Now I make a small, seemingly benign change to my program - I edit
struct foo to include a pointer to some static const int:

#include <stdio.h>

struct foo {
        int x;
        const int *y;
};

static const int y = 456;
static const struct foo bar __attribute__ ((section (".foo"))) = {
        .x = 123, .y = &y,
};

extern const struct foo foo_start[], foo_end[];
int main()
{
        printf("%p %p\n", (void *)foo_start, (void *)foo_end);
        return 0;
}


With this new source, I compile and find a generated a.out that is
2.1MB in size!:

$ gcc -T test.ld test.c
$ ls -lh a.out
-rwxr-xr-x 1 corey corey 2.1M Feb 22 11:12 a.out


I tried the same test on another machine with the following gcc/ld
versions and did not see this problem; both programs resulted in an
a.out of ~8.6KB or so:

$ gcc --version; ld --version
gcc (GCC) 4.8.5 20150623 (Red Hat 4.8.5-4)
Copyright (C) 2015 Free Software Foundation, Inc.
This is free software; see the source for copying conditions.  There is NO
warranty; not even for MERCHANTABILITY or FITNESS FOR A PARTICULAR PURPOSE.
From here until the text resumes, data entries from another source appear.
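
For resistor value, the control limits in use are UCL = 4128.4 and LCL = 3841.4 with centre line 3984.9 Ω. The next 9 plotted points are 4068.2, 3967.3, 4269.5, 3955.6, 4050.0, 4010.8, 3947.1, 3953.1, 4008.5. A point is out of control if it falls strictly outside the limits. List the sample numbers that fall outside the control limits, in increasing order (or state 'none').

Compare each point to [3841.4, 4128.4]: sample 3 = 4269.5 > UCL.

3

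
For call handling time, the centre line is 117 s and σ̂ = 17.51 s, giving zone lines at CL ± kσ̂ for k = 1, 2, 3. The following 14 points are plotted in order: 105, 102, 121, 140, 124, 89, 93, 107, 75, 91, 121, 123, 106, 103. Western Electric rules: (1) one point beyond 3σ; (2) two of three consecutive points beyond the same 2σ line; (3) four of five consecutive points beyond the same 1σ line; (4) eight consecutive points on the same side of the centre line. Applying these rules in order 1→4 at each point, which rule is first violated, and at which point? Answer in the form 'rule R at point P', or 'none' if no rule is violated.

Zone of each point (C = within 1σ̂, B = 1σ̂–2σ̂, A = 2σ̂–3σ̂, * = beyond 3σ̂; sign = side of CL): 1:-C, 2:-C, 3:+C, 4:+B, 5:+C, 6:-B, 7:-B, 8:-C, 9:-A, 10:-B, 11:+C, 12:+C, 13:-C, 14:-C
Rule 3 (four of five consecutive points beyond the same 1σ limit) is satisfied at point 10.

rule 3 at point 10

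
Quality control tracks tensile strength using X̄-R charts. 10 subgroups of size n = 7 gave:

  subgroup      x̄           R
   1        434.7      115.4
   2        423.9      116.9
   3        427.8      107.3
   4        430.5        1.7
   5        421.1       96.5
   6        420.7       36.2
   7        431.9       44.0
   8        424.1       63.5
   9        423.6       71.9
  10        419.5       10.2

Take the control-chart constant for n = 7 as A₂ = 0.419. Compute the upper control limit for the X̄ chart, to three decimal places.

X̄̄ = (434.7 + 423.9 + 427.8 + 430.5 + 421.1 + 420.7 + 431.9 + 424.1 + 423.6 + 419.5) / 10 = 4257.8000 / 10 = 425.7800
R̄ = (115.4 + 116.9 + 107.3 + 1.7 + 96.5 + 36.2 + 44.0 + 63.5 + 71.9 + 10.2) / 10 = 663.6000 / 10 = 66.3600
UCL = X̄̄ + A₂·R̄ = 425.7800 + 0.419 × 66.3600 = 453.5848

453.585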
GNU ld version 2.23.52.0.1-55.el7 20130226
Copyright 2013 Free Software Foundation, Inc.
This program is free software; you may redistribute it under the terms of
the GNU General Public License version 3 or (at your option) a later version.
This program has absolutely no warranty.


Any thoughts or suggestions?  Using the -Wl,-zmax-page-size=0x1000
option seems to reduce the binary size considerably, but given that a
differently-versioned toolchain produced expected results, and that
the unexpected result is exposed by simply changing the structure to
include the address of another symbol, I'm more inclined to suspect
that the root cause is either that I've done something wrong or that
there's a toolchain bug somewhere, in which case -zmax-page-size would
only be a workaround in lieu of a better fix.